Все примолкли, выжидая, когда парторг соберется с силами: о том, что он пережил в детстве, знают в Дивном и стар и млад.
— Войну я повидал. Правда, только самую малость… Года четыре мне было. Как сейчас помню, стучат немцы в дверь, орут что-то, а я один взаперти, кричу им: «Мамки дома нету, она у тетки Гашки!..» Видимо, это было в первый день оккупации. А их последний день у нас не забуду вовек!.. Отступая, фашисты схватили всех, кто не успел спрятаться, согнали к танковому рву. Были там, как оказалось, одни женщины с детишками. Плач стоял неимоверный, крики. Я цепляюсь ручонками за материн подол. Мать меня собой прикрывает… Как ударили очередями из автоматов, все попадали в ров… Сколько я был без сознания, не знаю. А как пришел в себя, слышу, мать меня окликает: «Сынку, ты жив?» — «Живой». — «И нигде у тебя не болит?» — «Нет, — говорю, — не болит. Только что-то на меня капает…» — «Это моя кровь… Я сейчас усну… Ты беги…» Выполз я из-под матери, кругом темно, стал я кричать от страха. Люди прибежали, спасли обоих…
— Вот оно как! — сказал генерал, прерывая затянувшееся молчание. — Значит, и ты все прошел — и огонь, и воду, и медные трубы!
— И чертовы зубы! — добавил Яхимка Охремкин. — Только что это мы ударились в воспоминания?! Песню бы! А ну-ка, Груня, зачни какую-нибудь старинную, нашенскую!
Бабка вывела зачин голосом низким, как бы нехотя, раздумывая.
Один за одним подключаются хрипловатые, прокуренные голоса. Кто-то дисканит, кто-то вторит, кто-то вытягивает высокие ноты. Песня сразу же обретает стройность. Песен я в Дивном наслушался — на сенокосах, в садах, на гулянках, на свадьбах и просто на бревнышках вечерком, когда все дела по хозяйству сделаны, и всегда дивлюсь слаженности голосов, непринужденности, естественности и душевной слитности, подобной некому родству, поющих: ничего им не нужно предварительно оговаривать, каждый знает свой ряд — спелись за долгие годы.
Все разговоры забыты. У одного Яхимки Охремкина не все еще переговорено с генералом:
— Ты и доныне, Иван Михайлыч, лошадей уважаешь?
— А как же! Показал бы мне своих!
— Давай завтра.
— Заодно и фермы колхозные поглядите, — сказал парторг.

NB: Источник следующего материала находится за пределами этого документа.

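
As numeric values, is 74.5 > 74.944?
False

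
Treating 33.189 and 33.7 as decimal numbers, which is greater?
33.7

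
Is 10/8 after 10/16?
No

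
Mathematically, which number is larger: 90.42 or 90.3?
90.42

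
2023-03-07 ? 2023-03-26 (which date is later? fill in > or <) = <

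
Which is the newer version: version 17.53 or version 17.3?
version 17.53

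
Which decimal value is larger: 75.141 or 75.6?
75.6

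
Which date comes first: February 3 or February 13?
February 3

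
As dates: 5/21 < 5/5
False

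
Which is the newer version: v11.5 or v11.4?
v11.5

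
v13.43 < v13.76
True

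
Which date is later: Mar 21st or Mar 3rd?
Mar 21st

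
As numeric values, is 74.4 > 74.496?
False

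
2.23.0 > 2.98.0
False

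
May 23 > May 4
True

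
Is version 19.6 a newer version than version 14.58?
Yes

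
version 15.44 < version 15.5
False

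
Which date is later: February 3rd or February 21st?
February 21st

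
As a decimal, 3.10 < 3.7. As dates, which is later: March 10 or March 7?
March 10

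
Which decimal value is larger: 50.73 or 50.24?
50.73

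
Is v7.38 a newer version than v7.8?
Yes. Version numbers are compared segment by segment as integers, not as decimals: minor version 38 > 8, so v7.38 > v7.8 (even though the decimal 7.38 < 7.8).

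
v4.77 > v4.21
True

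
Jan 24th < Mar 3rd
True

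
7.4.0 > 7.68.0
False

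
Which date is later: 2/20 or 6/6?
6/6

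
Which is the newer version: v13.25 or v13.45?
v13.45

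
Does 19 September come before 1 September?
No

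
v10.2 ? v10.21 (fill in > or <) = <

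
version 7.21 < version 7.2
False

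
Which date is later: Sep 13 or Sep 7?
Sep 13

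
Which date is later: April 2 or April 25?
April 25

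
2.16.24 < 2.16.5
False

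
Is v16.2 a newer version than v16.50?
No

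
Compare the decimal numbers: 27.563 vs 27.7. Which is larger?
27.7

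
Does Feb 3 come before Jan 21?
No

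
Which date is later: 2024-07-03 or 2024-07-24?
2024-07-24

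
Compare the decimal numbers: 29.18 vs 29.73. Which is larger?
29.73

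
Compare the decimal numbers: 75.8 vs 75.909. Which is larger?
75.909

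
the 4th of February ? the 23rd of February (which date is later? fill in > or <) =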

Рассказывают: хоть и отошел давным-давно генерал от кавалерии, а коней по-прежнему любит. Дома у него, в Москве, все стены в картинах и фотографиях, на которых кони, кони без числа, и по одному, и табунами, на всех полках, шкафах, подставках, даже на часах — фигурки скакунов с всадниками и без них, гипсовые и фарфоровые, литые из чугуна и бронзы.
Генерал откинулся на спинку стула, целиком отдаваясь песне. Простенькая она, непритязательная. Рассказывается в ней о чем-то обычном, кажется, и состоит она только из одних вздохов, а вот, поди ж ты, ухватила за душу, не отпускает, томит радостью, сладкой, неясной, то ли давным-давно сбывшейся, то ли невесть откуда лишь сейчас к тебе пришедшей, то ли когда-то еще только суждено ей сбыться.
Время от времени к голосам стройным, слаженным примешивается фальшивый, похожий на мычание. Бабка Груня шепчет соседям:
— Гля, Немко тоже поет: мы — сабе, а он — сам сабе.
Но песню никто не прерывает. Много раз я ее слышал и сколько ни записывал, всю так и не довелось записать — может, ей и конца нет.
Пели до тех пор, пока завклубом не взял в руки баян, всхлипнув басами. Груня-песенница, еще не дождавшись музыки, хлопнула в ладоши и вышла из-за стола. Баянист заиграл «барыню».
Бабка, пройдясь по кругу, потянула генерала:
— А ну-ка, гость наш дорогой!
— А я плясать-то не умею, — озорно выкрикивает гость, подлаживаясь под голос бабки. — У меня, чать, ноги-то разные: одна — правая, а другая — левая!
И вышел в круг, пристукивая каблуками и молодецки покручивая усы.